Despite the ongoing focus on mapping the central nervous system (CNS) connectome, the peripheral nervous system (PNS) architecture in general, and enteric nervous system (ENS) in particular, has been largely disregarded. Besides the studies performed using simple biological models, not much effort has been directed towards describing, quantifying, modeling, and understanding the topology and architecture of the PNS. This presentation will describe the work on mathematical characterization and generative modeling of PNS, focusing on modeling interganglionic networks in the colon and arrangements of axons in the vagus nerve. The study uses data from images of human and mouse tissue samples obtained through optical (confocal) and electron microscopy. The developed models use spatial point pattern analysis and graph generation tools to characterize the spatial and topological properties of the nerve fascicles in the vagus as well as ganglia (clusters of neurons and glial cells) and the inter-ganglionic connections in the colon.

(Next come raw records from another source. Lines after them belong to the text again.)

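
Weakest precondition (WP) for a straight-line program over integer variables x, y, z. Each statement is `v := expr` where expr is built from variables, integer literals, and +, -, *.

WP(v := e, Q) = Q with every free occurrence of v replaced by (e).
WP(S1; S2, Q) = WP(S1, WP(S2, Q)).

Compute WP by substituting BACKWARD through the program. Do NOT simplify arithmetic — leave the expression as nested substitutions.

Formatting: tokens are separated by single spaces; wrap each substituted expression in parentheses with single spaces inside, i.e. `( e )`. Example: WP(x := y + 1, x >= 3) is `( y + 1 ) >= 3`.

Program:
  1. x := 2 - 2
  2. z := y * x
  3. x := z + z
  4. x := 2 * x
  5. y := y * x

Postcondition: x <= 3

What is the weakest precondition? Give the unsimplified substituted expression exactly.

Answer: ( 2 * ( ( y * ( 2 - 2 ) ) + ( y * ( 2 - 2 ) ) ) ) <= 3

Derivation:
post: x <= 3
stmt 5: y := y * x  -- replace 0 occurrence(s) of y with (y * x)
  => x <= 3
stmt 4: x := 2 * x  -- replace 1 occurrence(s) of x with (2 * x)
  => ( 2 * x ) <= 3
stmt 3: x := z + z  -- replace 1 occurrence(s) of x with (z + z)
  => ( 2 * ( z + z ) ) <= 3
stmt 2: z := y * x  -- replace 2 occurrence(s) of z with (y * x)
  => ( 2 * ( ( y * x ) + ( y * x ) ) ) <= 3
stmt 1: x := 2 - 2  -- replace 2 occurrence(s) of x with (2 - 2)
  => ( 2 * ( ( y * ( 2 - 2 ) ) + ( y * ( 2 - 2 ) ) ) ) <= 3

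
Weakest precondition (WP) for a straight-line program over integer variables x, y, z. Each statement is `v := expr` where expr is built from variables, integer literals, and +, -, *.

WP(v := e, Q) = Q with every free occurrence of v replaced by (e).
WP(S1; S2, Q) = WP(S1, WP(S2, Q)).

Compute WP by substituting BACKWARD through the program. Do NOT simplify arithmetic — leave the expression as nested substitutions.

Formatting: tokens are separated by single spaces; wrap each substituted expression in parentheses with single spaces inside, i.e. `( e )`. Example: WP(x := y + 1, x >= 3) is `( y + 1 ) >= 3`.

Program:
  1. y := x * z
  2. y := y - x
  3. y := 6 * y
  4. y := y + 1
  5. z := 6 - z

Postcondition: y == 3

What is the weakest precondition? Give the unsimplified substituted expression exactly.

Answer: ( ( 6 * ( ( x * z ) - x ) ) + 1 ) == 3

Derivation:
post: y == 3
stmt 5: z := 6 - z  -- replace 0 occurrence(s) of z with (6 - z)
  => y == 3
stmt 4: y := y + 1  -- replace 1 occurrence(s) of y with (y + 1)
  => ( y + 1 ) == 3
stmt 3: y := 6 * y  -- replace 1 occurrence(s) of y with (6 * y)
  => ( ( 6 * y ) + 1 ) == 3
stmt 2: y := y - x  -- replace 1 occurrence(s) of y with (y - x)
  => ( ( 6 * ( y - x ) ) + 1 ) == 3
stmt 1: y := x * z  -- replace 1 occurrence(s) of y with (x * z)
  => ( ( 6 * ( ( x * z ) - x ) ) + 1 ) == 3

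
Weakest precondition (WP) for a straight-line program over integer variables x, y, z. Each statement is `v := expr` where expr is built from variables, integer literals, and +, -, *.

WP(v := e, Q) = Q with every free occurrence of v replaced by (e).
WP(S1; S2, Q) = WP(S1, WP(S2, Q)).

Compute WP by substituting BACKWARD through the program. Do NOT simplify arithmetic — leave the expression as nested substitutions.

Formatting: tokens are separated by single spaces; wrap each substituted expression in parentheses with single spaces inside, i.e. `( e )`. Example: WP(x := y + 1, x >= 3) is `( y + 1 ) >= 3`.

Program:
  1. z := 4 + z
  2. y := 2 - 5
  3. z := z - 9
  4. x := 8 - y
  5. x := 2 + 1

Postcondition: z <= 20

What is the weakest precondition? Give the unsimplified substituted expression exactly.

Answer: ( ( 4 + z ) - 9 ) <= 20

Derivation:
post: z <= 20
stmt 5: x := 2 + 1  -- replace 0 occurrence(s) of x with (2 + 1)
  => z <= 20
stmt 4: x := 8 - y  -- replace 0 occurrence(s) of x with (8 - y)
  => z <= 20
stmt 3: z := z - 9  -- replace 1 occurrence(s) of z with (z - 9)
  => ( z - 9 ) <= 20
stmt 2: y := 2 - 5  -- replace 0 occurrence(s) of y with (2 - 5)
  => ( z - 9 ) <= 20
stmt 1: z := 4 + z  -- replace 1 occurrence(s) of z with (4 + z)
  => ( ( 4 + z ) - 9 ) <= 20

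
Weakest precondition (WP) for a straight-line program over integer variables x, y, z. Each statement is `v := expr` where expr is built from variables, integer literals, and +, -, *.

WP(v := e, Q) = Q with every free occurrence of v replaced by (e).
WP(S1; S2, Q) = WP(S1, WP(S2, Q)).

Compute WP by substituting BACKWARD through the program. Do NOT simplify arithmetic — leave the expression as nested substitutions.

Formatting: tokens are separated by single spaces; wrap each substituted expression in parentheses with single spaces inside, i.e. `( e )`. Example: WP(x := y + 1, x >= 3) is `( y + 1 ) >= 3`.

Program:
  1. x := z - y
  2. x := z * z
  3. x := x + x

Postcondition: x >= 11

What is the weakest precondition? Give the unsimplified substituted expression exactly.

post: x >= 11
stmt 3: x := x + x  -- replace 1 occurrence(s) of x with (x + x)
  => ( x + x ) >= 11
stmt 2: x := z * z  -- replace 2 occurrence(s) of x with (z * z)
  => ( ( z * z ) + ( z * z ) ) >= 11
stmt 1: x := z - y  -- replace 0 occurrence(s) of x with (z - y)
  => ( ( z * z ) + ( z * z ) ) >= 11

Answer: ( ( z * z ) + ( z * z ) ) >= 11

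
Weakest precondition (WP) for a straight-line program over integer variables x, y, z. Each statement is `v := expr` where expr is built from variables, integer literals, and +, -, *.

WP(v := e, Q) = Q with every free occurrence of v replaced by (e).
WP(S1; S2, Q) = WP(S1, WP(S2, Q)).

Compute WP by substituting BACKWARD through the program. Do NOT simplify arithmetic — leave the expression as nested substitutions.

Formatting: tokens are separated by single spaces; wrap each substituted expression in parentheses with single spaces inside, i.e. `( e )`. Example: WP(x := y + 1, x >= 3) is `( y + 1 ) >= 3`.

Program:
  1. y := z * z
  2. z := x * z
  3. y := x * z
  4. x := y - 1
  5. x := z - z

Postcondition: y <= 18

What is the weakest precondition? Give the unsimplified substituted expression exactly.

Answer: ( x * ( x * z ) ) <= 18

Derivation:
post: y <= 18
stmt 5: x := z - z  -- replace 0 occurrence(s) of x with (z - z)
  => y <= 18
stmt 4: x := y - 1  -- replace 0 occurrence(s) of x with (y - 1)
  => y <= 18
stmt 3: y := x * z  -- replace 1 occurrence(s) of y with (x * z)
  => ( x * z ) <= 18
stmt 2: z := x * z  -- replace 1 occurrence(s) of z with (x * z)
  => ( x * ( x * z ) ) <= 18
stmt 1: y := z * z  -- replace 0 occurrence(s) of y with (z * z)
  => ( x * ( x * z ) ) <= 18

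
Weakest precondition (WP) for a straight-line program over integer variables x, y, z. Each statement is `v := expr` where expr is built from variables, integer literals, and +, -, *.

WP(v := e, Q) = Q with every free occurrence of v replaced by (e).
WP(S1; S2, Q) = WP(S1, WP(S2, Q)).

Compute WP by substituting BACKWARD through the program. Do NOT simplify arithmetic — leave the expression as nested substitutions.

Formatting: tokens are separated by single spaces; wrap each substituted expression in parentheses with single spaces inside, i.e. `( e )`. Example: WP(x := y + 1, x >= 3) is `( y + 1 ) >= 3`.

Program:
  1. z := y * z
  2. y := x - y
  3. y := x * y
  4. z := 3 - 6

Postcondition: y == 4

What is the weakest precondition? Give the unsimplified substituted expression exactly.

Answer: ( x * ( x - y ) ) == 4

Derivation:
post: y == 4
stmt 4: z := 3 - 6  -- replace 0 occurrence(s) of z with (3 - 6)
  => y == 4
stmt 3: y := x * y  -- replace 1 occurrence(s) of y with (x * y)
  => ( x * y ) == 4
stmt 2: y := x - y  -- replace 1 occurrence(s) of y with (x - y)
  => ( x * ( x - y ) ) == 4
stmt 1: z := y * z  -- replace 0 occurrence(s) of z with (y * z)
  => ( x * ( x - y ) ) == 4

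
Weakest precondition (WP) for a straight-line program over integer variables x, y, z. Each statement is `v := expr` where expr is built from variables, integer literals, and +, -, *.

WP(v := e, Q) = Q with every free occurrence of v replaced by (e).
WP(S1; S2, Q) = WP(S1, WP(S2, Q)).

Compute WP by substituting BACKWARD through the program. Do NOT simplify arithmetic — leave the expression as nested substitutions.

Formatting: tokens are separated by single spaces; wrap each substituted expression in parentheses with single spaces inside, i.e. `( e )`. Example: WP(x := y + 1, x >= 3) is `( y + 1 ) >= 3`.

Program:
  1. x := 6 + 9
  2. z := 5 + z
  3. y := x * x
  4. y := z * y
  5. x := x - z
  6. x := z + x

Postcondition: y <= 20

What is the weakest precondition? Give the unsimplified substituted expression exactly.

post: y <= 20
stmt 6: x := z + x  -- replace 0 occurrence(s) of x with (z + x)
  => y <= 20
stmt 5: x := x - z  -- replace 0 occurrence(s) of x with (x - z)
  => y <= 20
stmt 4: y := z * y  -- replace 1 occurrence(s) of y with (z * y)
  => ( z * y ) <= 20
stmt 3: y := x * x  -- replace 1 occurrence(s) of y with (x * x)
  => ( z * ( x * x ) ) <= 20
stmt 2: z := 5 + z  -- replace 1 occurrence(s) of z with (5 + z)
  => ( ( 5 + z ) * ( x * x ) ) <= 20
stmt 1: x := 6 + 9  -- replace 2 occurrence(s) of x with (6 + 9)
  => ( ( 5 + z ) * ( ( 6 + 9 ) * ( 6 + 9 ) ) ) <= 20

Answer: ( ( 5 + z ) * ( ( 6 + 9 ) * ( 6 + 9 ) ) ) <= 20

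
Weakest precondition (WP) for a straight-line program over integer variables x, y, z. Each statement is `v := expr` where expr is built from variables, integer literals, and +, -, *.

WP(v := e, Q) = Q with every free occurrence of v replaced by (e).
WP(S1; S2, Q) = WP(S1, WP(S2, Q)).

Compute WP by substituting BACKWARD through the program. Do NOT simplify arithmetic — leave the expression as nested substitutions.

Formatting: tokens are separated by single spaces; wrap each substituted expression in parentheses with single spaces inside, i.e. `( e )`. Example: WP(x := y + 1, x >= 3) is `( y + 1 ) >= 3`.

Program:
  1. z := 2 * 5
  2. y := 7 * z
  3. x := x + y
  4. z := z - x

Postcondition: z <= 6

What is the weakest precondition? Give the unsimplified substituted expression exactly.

Answer: ( ( 2 * 5 ) - ( x + ( 7 * ( 2 * 5 ) ) ) ) <= 6

Derivation:
post: z <= 6
stmt 4: z := z - x  -- replace 1 occurrence(s) of z with (z - x)
  => ( z - x ) <= 6
stmt 3: x := x + y  -- replace 1 occurrence(s) of x with (x + y)
  => ( z - ( x + y ) ) <= 6
stmt 2: y := 7 * z  -- replace 1 occurrence(s) of y with (7 * z)
  => ( z - ( x + ( 7 * z ) ) ) <= 6
stmt 1: z := 2 * 5  -- replace 2 occurrence(s) of z with (2 * 5)
  => ( ( 2 * 5 ) - ( x + ( 7 * ( 2 * 5 ) ) ) ) <= 6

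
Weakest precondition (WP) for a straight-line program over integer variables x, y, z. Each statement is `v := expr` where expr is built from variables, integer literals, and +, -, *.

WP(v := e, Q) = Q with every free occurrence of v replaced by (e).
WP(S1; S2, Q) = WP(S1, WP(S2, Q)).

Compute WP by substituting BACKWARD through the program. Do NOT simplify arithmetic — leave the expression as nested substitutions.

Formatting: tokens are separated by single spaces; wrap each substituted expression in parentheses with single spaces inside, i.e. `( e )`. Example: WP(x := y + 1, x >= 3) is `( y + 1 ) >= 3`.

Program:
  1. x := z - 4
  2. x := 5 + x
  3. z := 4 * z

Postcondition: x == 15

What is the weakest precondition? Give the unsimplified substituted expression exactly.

post: x == 15
stmt 3: z := 4 * z  -- replace 0 occurrence(s) of z with (4 * z)
  => x == 15
stmt 2: x := 5 + x  -- replace 1 occurrence(s) of x with (5 + x)
  => ( 5 + x ) == 15
stmt 1: x := z - 4  -- replace 1 occurrence(s) of x with (z - 4)
  => ( 5 + ( z - 4 ) ) == 15

Answer: ( 5 + ( z - 4 ) ) == 15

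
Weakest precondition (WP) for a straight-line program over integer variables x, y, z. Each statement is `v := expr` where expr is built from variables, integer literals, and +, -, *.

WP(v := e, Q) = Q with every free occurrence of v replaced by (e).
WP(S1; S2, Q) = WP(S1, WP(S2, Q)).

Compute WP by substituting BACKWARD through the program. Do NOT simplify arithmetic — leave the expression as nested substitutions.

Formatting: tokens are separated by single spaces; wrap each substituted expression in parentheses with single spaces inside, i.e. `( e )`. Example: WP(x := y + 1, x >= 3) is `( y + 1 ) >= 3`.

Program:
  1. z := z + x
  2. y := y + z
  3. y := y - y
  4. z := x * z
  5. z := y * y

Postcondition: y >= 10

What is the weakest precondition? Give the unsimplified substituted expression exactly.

Answer: ( ( y + ( z + x ) ) - ( y + ( z + x ) ) ) >= 10

Derivation:
post: y >= 10
stmt 5: z := y * y  -- replace 0 occurrence(s) of z with (y * y)
  => y >= 10
stmt 4: z := x * z  -- replace 0 occurrence(s) of z with (x * z)
  => y >= 10
stmt 3: y := y - y  -- replace 1 occurrence(s) of y with (y - y)
  => ( y - y ) >= 10
stmt 2: y := y + z  -- replace 2 occurrence(s) of y with (y + z)
  => ( ( y + z ) - ( y + z ) ) >= 10
stmt 1: z := z + x  -- replace 2 occurrence(s) of z with (z + x)
  => ( ( y + ( z + x ) ) - ( y + ( z + x ) ) ) >= 10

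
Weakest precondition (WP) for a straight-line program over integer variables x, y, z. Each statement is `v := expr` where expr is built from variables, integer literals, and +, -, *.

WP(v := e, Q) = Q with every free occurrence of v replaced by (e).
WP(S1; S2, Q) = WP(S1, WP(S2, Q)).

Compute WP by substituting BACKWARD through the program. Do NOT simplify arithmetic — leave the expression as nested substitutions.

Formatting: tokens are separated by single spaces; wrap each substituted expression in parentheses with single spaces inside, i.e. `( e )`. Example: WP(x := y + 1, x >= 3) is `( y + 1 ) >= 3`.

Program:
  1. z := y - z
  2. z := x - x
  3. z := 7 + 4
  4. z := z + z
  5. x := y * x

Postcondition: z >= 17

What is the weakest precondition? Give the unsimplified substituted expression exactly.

post: z >= 17
stmt 5: x := y * x  -- replace 0 occurrence(s) of x with (y * x)
  => z >= 17
stmt 4: z := z + z  -- replace 1 occurrence(s) of z with (z + z)
  => ( z + z ) >= 17
stmt 3: z := 7 + 4  -- replace 2 occurrence(s) of z with (7 + 4)
  => ( ( 7 + 4 ) + ( 7 + 4 ) ) >= 17
stmt 2: z := x - x  -- replace 0 occurrence(s) of z with (x - x)
  => ( ( 7 + 4 ) + ( 7 + 4 ) ) >= 17
stmt 1: z := y - z  -- replace 0 occurrence(s) of z with (y - z)
  => ( ( 7 + 4 ) + ( 7 + 4 ) ) >= 17

Answer: ( ( 7 + 4 ) + ( 7 + 4 ) ) >= 17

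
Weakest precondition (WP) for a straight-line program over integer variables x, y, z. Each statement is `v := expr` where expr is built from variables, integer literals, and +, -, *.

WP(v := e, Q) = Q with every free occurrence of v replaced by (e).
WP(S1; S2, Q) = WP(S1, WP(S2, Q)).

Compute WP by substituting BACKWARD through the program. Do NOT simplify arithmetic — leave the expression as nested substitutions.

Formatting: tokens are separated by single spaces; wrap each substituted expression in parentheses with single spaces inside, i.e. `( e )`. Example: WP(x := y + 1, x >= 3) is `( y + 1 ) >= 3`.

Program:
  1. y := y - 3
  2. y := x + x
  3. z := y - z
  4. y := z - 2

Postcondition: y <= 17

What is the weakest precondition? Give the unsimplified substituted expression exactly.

Answer: ( ( ( x + x ) - z ) - 2 ) <= 17

Derivation:
post: y <= 17
stmt 4: y := z - 2  -- replace 1 occurrence(s) of y with (z - 2)
  => ( z - 2 ) <= 17
stmt 3: z := y - z  -- replace 1 occurrence(s) of z with (y - z)
  => ( ( y - z ) - 2 ) <= 17
stmt 2: y := x + x  -- replace 1 occurrence(s) of y with (x + x)
  => ( ( ( x + x ) - z ) - 2 ) <= 17
stmt 1: y := y - 3  -- replace 0 occurrence(s) of y with (y - 3)
  => ( ( ( x + x ) - z ) - 2 ) <= 17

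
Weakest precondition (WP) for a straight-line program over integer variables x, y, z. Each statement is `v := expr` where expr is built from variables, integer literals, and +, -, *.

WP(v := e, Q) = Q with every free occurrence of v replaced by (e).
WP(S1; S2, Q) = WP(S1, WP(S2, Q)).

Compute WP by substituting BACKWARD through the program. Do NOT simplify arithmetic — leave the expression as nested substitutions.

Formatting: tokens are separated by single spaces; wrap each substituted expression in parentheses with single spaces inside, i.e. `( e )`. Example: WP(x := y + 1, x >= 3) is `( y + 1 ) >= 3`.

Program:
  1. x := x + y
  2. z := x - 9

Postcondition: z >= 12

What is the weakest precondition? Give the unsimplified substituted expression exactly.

post: z >= 12
stmt 2: z := x - 9  -- replace 1 occurrence(s) of z with (x - 9)
  => ( x - 9 ) >= 12
stmt 1: x := x + y  -- replace 1 occurrence(s) of x with (x + y)
  => ( ( x + y ) - 9 ) >= 12

Answer: ( ( x + y ) - 9 ) >= 12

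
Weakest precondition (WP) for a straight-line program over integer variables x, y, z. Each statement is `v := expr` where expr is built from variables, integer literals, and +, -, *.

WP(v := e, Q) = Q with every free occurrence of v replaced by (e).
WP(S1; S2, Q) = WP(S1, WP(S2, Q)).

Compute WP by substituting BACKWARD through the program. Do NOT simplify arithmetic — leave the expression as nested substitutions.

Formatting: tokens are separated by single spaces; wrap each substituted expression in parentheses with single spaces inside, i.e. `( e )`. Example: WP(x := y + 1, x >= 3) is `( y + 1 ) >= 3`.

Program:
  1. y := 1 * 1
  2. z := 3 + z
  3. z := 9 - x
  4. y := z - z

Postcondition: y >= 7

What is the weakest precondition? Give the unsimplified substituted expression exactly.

post: y >= 7
stmt 4: y := z - z  -- replace 1 occurrence(s) of y with (z - z)
  => ( z - z ) >= 7
stmt 3: z := 9 - x  -- replace 2 occurrence(s) of z with (9 - x)
  => ( ( 9 - x ) - ( 9 - x ) ) >= 7
stmt 2: z := 3 + z  -- replace 0 occurrence(s) of z with (3 + z)
  => ( ( 9 - x ) - ( 9 - x ) ) >= 7
stmt 1: y := 1 * 1  -- replace 0 occurrence(s) of y with (1 * 1)
  => ( ( 9 - x ) - ( 9 - x ) ) >= 7

Answer: ( ( 9 - x ) - ( 9 - x ) ) >= 7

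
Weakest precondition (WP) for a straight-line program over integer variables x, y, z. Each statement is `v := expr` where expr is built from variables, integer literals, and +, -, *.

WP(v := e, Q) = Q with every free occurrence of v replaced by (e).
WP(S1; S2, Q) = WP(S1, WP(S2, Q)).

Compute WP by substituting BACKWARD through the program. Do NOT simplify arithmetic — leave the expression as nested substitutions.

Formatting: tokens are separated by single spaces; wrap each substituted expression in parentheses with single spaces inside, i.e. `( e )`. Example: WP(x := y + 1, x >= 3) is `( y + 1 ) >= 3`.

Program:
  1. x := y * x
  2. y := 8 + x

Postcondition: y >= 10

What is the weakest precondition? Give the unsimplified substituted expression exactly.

Answer: ( 8 + ( y * x ) ) >= 10

Derivation:
post: y >= 10
stmt 2: y := 8 + x  -- replace 1 occurrence(s) of y with (8 + x)
  => ( 8 + x ) >= 10
stmt 1: x := y * x  -- replace 1 occurrence(s) of x with (y * x)
  => ( 8 + ( y * x ) ) >= 10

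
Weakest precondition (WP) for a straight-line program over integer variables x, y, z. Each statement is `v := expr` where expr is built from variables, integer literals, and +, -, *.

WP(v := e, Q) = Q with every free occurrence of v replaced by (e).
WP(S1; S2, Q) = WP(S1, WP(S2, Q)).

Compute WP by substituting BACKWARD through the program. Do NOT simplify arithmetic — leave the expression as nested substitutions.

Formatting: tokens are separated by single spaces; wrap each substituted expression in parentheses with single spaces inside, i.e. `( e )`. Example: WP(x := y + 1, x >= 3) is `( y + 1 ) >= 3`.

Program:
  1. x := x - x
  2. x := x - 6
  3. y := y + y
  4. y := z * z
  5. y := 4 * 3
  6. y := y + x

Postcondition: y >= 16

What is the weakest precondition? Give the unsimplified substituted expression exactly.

Answer: ( ( 4 * 3 ) + ( ( x - x ) - 6 ) ) >= 16

Derivation:
post: y >= 16
stmt 6: y := y + x  -- replace 1 occurrence(s) of y with (y + x)
  => ( y + x ) >= 16
stmt 5: y := 4 * 3  -- replace 1 occurrence(s) of y with (4 * 3)
  => ( ( 4 * 3 ) + x ) >= 16
stmt 4: y := z * z  -- replace 0 occurrence(s) of y with (z * z)
  => ( ( 4 * 3 ) + x ) >= 16
stmt 3: y := y + y  -- replace 0 occurrence(s) of y with (y + y)
  => ( ( 4 * 3 ) + x ) >= 16
stmt 2: x := x - 6  -- replace 1 occurrence(s) of x with (x - 6)
  => ( ( 4 * 3 ) + ( x - 6 ) ) >= 16
stmt 1: x := x - x  -- replace 1 occurrence(s) of x with (x - x)
  => ( ( 4 * 3 ) + ( ( x - x ) - 6 ) ) >= 16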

Specifically, the introduced approach employed a hybrid hardcore-Strauss process for describing and modeling spatial patterns and a planar random graph generation for constructing the spatially embedded network. The results show that proposed generative models may be helpful in both basic and translational studies and are sufficiently expressive to describe the nerve architectures of animals and humans who vary in age and health status. An increased understanding of the PNS architecture and connectome will lead to the advancement of neuromodulation strategies in treatment. It will also clarify anatomic diagnostic criteria for people with bowel and stomach motility disorders.

Local Speaker

 

Tamara Tilburgs, PhD
Assistant Professor
Division of Immunobiology
Cincinnati Children’s Hospital

The focus of the Tilburgs lab is to investigate how human maternal immune cells establish immune tolerance to foreign fetal and placental tissues and at the same time maintain immunity to viral and bacterial infections. The key question in this immune paradox is how fetal extravillous trophoblasts (EVT) invade maternal tissues in the uterus where they interact with an abundance of maternal leucocytes and do not get rejected. To study maternal immune cells, fetal trophoblasts and their interactions the lab largely depends on flow cytometry based approaches to purify placental immune populations and perform functional assessment cell types including regulatory T cells suppression assays and degranulation and cytokine secretion assays. High dimensional spectral flow cytometry and computational approaches are being used to investigate placental T cells and demonstrated high phenotypic and functional heterogeneity of placental CD8+ and CD4+ T cells. This work is currently being expanded to determine if the phenotype and function of fetus- and virus-specific placental T cells is differentially regulated to accommodate placental tolerance and immunity.